Kungstensgymnasiet (KSG) is an upper secondary school from the 10th–12th grade in Vasastan in Stockholm, Sweden. The school is located in Stockholm University's former main building of Kungstensgatan 45. The school is now run by Folkuniversitetet and can accommodate about 400 pupils divided into three programs, Political Science with social science orientation. Program indentations are the economy (2000–2010), entrepreneurship, culture and language, and arts program with photo and language targeting. The school focuses on an interdisciplinary project.

In 2009 Kungstensgymnasiet was Sweden's fourth most searched secondary school with an intake limit of 295 merit points on the Social Science program.

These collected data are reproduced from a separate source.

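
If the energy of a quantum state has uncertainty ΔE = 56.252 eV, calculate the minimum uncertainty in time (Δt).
5.851 as

Using the energy-time uncertainty principle:
ΔEΔt ≥ ℏ/2

The minimum uncertainty in time is:
Δt_min = ℏ/(2ΔE)
Δt_min = (1.055e-34 J·s) / (2 × 9.013e-18 J)
Δt_min = 5.851e-18 s = 5.851 as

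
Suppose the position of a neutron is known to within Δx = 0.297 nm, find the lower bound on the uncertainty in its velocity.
105.997 m/s

Using the Heisenberg uncertainty principle and Δp = mΔv:
ΔxΔp ≥ ℏ/2
Δx(mΔv) ≥ ℏ/2

The minimum uncertainty in velocity is:
Δv_min = ℏ/(2mΔx)
Δv_min = (1.055e-34 J·s) / (2 × 1.675e-27 kg × 2.970e-10 m)
Δv_min = 1.060e+02 m/s = 105.997 m/s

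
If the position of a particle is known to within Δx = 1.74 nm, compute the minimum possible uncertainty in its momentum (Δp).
3.030 × 10^-26 kg·m/s

Using the Heisenberg uncertainty principle:
ΔxΔp ≥ ℏ/2

The minimum uncertainty in momentum is:
Δp_min = ℏ/(2Δx)
Δp_min = (1.055e-34 J·s) / (2 × 1.740e-09 m)
Δp_min = 3.030e-26 kg·m/s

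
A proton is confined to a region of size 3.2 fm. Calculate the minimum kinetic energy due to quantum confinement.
506.587 keV

Using the uncertainty principle:

1. Position uncertainty: Δx ≈ 3.200e-15 m
2. Minimum momentum uncertainty: Δp = ℏ/(2Δx) = 1.648e-20 kg·m/s
3. Minimum kinetic energy:
   KE = (Δp)²/(2m) = (1.648e-20)²/(2 × 1.673e-27 kg)
   KE = 8.116e-14 J = 506.587 keV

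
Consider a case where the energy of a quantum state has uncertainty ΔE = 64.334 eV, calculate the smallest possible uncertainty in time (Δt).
5.116 as

Using the energy-time uncertainty principle:
ΔEΔt ≥ ℏ/2

The minimum uncertainty in time is:
Δt_min = ℏ/(2ΔE)
Δt_min = (1.055e-34 J·s) / (2 × 1.031e-17 J)
Δt_min = 5.116e-18 s = 5.116 as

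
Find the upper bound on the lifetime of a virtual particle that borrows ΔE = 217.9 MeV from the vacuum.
1.510 ys

Using the energy-time uncertainty principle:
ΔEΔt ≥ ℏ/2

For a virtual particle borrowing energy ΔE, the maximum lifetime is:
Δt_max = ℏ/(2ΔE)

Converting energy:
ΔE = 217.9 MeV = 3.491e-11 J

Δt_max = (1.055e-34 J·s) / (2 × 3.491e-11 J)
Δt_max = 1.510e-24 s = 1.510 ys

Virtual particles with higher borrowed energy exist for shorter times.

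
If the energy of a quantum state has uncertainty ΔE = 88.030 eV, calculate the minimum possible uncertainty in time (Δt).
3.739 as

Using the energy-time uncertainty principle:
ΔEΔt ≥ ℏ/2

The minimum uncertainty in time is:
Δt_min = ℏ/(2ΔE)
Δt_min = (1.055e-34 J·s) / (2 × 1.410e-17 J)
Δt_min = 3.739e-18 s = 3.739 as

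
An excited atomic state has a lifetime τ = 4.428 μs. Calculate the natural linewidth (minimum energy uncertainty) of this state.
74.324 peV

Using the energy-time uncertainty principle:
ΔEΔt ≥ ℏ/2

The lifetime τ represents the time uncertainty Δt.
The natural linewidth (minimum energy uncertainty) is:

ΔE = ℏ/(2τ)
ΔE = (1.055e-34 J·s) / (2 × 4.428e-06 s)
ΔE = 1.191e-29 J = 74.324 peV

This natural linewidth limits the precision of spectroscopic measurements.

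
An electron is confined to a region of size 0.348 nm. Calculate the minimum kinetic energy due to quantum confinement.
78.651 meV

Using the uncertainty principle:

1. Position uncertainty: Δx ≈ 3.480e-10 m
2. Minimum momentum uncertainty: Δp = ℏ/(2Δx) = 1.515e-25 kg·m/s
3. Minimum kinetic energy:
   KE = (Δp)²/(2m) = (1.515e-25)²/(2 × 9.109e-31 kg)
   KE = 1.260e-20 J = 78.651 meV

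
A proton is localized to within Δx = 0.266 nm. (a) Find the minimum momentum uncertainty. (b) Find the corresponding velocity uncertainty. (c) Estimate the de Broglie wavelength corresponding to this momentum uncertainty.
(a) Δp_min = 1.982 × 10^-25 kg·m/s
(b) Δv_min = 118.513 m/s
(c) λ_dB = 3.343 nm

Step-by-step:

(a) From the uncertainty principle:
Δp_min = ℏ/(2Δx) = (1.055e-34 J·s)/(2 × 2.660e-10 m) = 1.982e-25 kg·m/s

(b) The velocity uncertainty:
Δv = Δp/m = (1.982e-25 kg·m/s)/(1.673e-27 kg) = 1.185e+02 m/s = 118.513 m/s

(c) The de Broglie wavelength for this momentum:
λ = h/p = (6.626e-34 J·s)/(1.982e-25 kg·m/s) = 3.343e-09 m = 3.343 nm

Note: The de Broglie wavelength is comparable to the localization size, as expected from wave-particle duality.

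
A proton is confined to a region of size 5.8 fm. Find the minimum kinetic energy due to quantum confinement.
154.205 keV

Using the uncertainty principle:

1. Position uncertainty: Δx ≈ 5.800e-15 m
2. Minimum momentum uncertainty: Δp = ℏ/(2Δx) = 9.091e-21 kg·m/s
3. Minimum kinetic energy:
   KE = (Δp)²/(2m) = (9.091e-21)²/(2 × 1.673e-27 kg)
   KE = 2.471e-14 J = 154.205 keV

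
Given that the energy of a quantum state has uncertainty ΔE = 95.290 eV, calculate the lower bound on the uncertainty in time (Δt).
3.454 as

Using the energy-time uncertainty principle:
ΔEΔt ≥ ℏ/2

The minimum uncertainty in time is:
Δt_min = ℏ/(2ΔE)
Δt_min = (1.055e-34 J·s) / (2 × 1.527e-17 J)
Δt_min = 3.454e-18 s = 3.454 as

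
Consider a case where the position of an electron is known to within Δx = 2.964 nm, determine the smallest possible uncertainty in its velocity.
19.529 km/s

Using the Heisenberg uncertainty principle and Δp = mΔv:
ΔxΔp ≥ ℏ/2
Δx(mΔv) ≥ ℏ/2

The minimum uncertainty in velocity is:
Δv_min = ℏ/(2mΔx)
Δv_min = (1.055e-34 J·s) / (2 × 9.109e-31 kg × 2.964e-09 m)
Δv_min = 1.953e+04 m/s = 19.529 km/s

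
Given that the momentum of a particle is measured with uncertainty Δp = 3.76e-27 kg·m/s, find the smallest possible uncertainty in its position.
14.024 nm

Using the Heisenberg uncertainty principle:
ΔxΔp ≥ ℏ/2

The minimum uncertainty in position is:
Δx_min = ℏ/(2Δp)
Δx_min = (1.055e-34 J·s) / (2 × 3.760e-27 kg·m/s)
Δx_min = 1.402e-08 m = 14.024 nm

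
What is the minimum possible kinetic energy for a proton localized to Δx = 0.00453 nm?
252.789 meV

Localizing a particle requires giving it sufficient momentum uncertainty:

1. From uncertainty principle: Δp ≥ ℏ/(2Δx)
   Δp_min = (1.055e-34 J·s) / (2 × 4.530e-12 m)
   Δp_min = 1.164e-23 kg·m/s

2. This momentum uncertainty corresponds to kinetic energy:
   KE ≈ (Δp)²/(2m) = (1.164e-23)²/(2 × 1.673e-27 kg)
   KE = 4.050e-20 J = 252.789 meV

Tighter localization requires more energy.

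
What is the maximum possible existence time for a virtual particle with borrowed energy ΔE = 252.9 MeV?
1.301 ys

Using the energy-time uncertainty principle:
ΔEΔt ≥ ℏ/2

For a virtual particle borrowing energy ΔE, the maximum lifetime is:
Δt_max = ℏ/(2ΔE)

Converting energy:
ΔE = 252.9 MeV = 4.052e-11 J

Δt_max = (1.055e-34 J·s) / (2 × 4.052e-11 J)
Δt_max = 1.301e-24 s = 1.301 ys

Virtual particles with higher borrowed energy exist for shorter times.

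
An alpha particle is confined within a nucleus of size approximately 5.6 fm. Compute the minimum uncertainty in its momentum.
9.416 × 10^-21 kg·m/s

Using the Heisenberg uncertainty principle:
ΔxΔp ≥ ℏ/2

With Δx ≈ L = 5.600e-15 m (the confinement size):
Δp_min = ℏ/(2Δx)
Δp_min = (1.055e-34 J·s) / (2 × 5.600e-15 m)
Δp_min = 9.416e-21 kg·m/s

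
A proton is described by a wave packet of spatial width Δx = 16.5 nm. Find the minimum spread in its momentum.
3.196 × 10^-27 kg·m/s

For a wave packet, the spatial width Δx and momentum spread Δp are related by the uncertainty principle:
ΔxΔp ≥ ℏ/2

The minimum momentum spread is:
Δp_min = ℏ/(2Δx)
Δp_min = (1.055e-34 J·s) / (2 × 1.650e-08 m)
Δp_min = 3.196e-27 kg·m/s

A wave packet cannot have both a well-defined position and well-defined momentum.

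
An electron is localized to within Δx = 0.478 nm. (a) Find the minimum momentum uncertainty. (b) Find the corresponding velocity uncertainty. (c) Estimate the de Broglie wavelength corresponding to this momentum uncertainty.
(a) Δp_min = 1.103 × 10^-25 kg·m/s
(b) Δv_min = 121.096 km/s
(c) λ_dB = 6.007 nm

Step-by-step:

(a) From the uncertainty principle:
Δp_min = ℏ/(2Δx) = (1.055e-34 J·s)/(2 × 4.780e-10 m) = 1.103e-25 kg·m/s

(b) The velocity uncertainty:
Δv = Δp/m = (1.103e-25 kg·m/s)/(9.109e-31 kg) = 1.211e+05 m/s = 121.096 km/s

(c) The de Broglie wavelength for this momentum:
λ = h/p = (6.626e-34 J·s)/(1.103e-25 kg·m/s) = 6.007e-09 m = 6.007 nm

Note: The de Broglie wavelength is comparable to the localization size, as expected from wave-particle duality.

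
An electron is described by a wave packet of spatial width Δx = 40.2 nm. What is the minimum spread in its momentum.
1.312 × 10^-27 kg·m/s

For a wave packet, the spatial width Δx and momentum spread Δp are related by the uncertainty principle:
ΔxΔp ≥ ℏ/2

The minimum momentum spread is:
Δp_min = ℏ/(2Δx)
Δp_min = (1.055e-34 J·s) / (2 × 4.020e-08 m)
Δp_min = 1.312e-27 kg·m/s

A wave packet cannot have both a well-defined position and well-defined momentum.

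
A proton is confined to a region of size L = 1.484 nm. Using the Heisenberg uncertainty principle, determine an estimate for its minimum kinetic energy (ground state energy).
2.356 μeV

Using the uncertainty principle to estimate ground state energy:

1. The position uncertainty is approximately the confinement size:
   Δx ≈ L = 1.484e-09 m

2. From ΔxΔp ≥ ℏ/2, the minimum momentum uncertainty is:
   Δp ≈ ℏ/(2L) = 3.553e-26 kg·m/s

3. The kinetic energy is approximately:
   KE ≈ (Δp)²/(2m) = (3.553e-26)²/(2 × 1.673e-27 kg)
   KE ≈ 3.774e-25 J = 2.356 μeV

This is an order-of-magnitude estimate of the ground state energy.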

Kungstensgymnasiet has an international profile and provide all students undertaking internship in Barcelona, Aix-en-Provence and Düsseldorf. All students study languages up to step 5; step 6 can be made optional.

Photo-art program

in this program you get to learn how to handle a camera, how to study art and photoshop in a more advanced way. the program also comes with marketing skills and an opportunity to study abroad with an internship. In the base the program is like any other program with the same subjects like math, political science, history, science and P.E. the school often holds exhibition of photography and art where the students gets a chance to show what they have been working on, the exhibition is open for anyone who has an interest for the art world.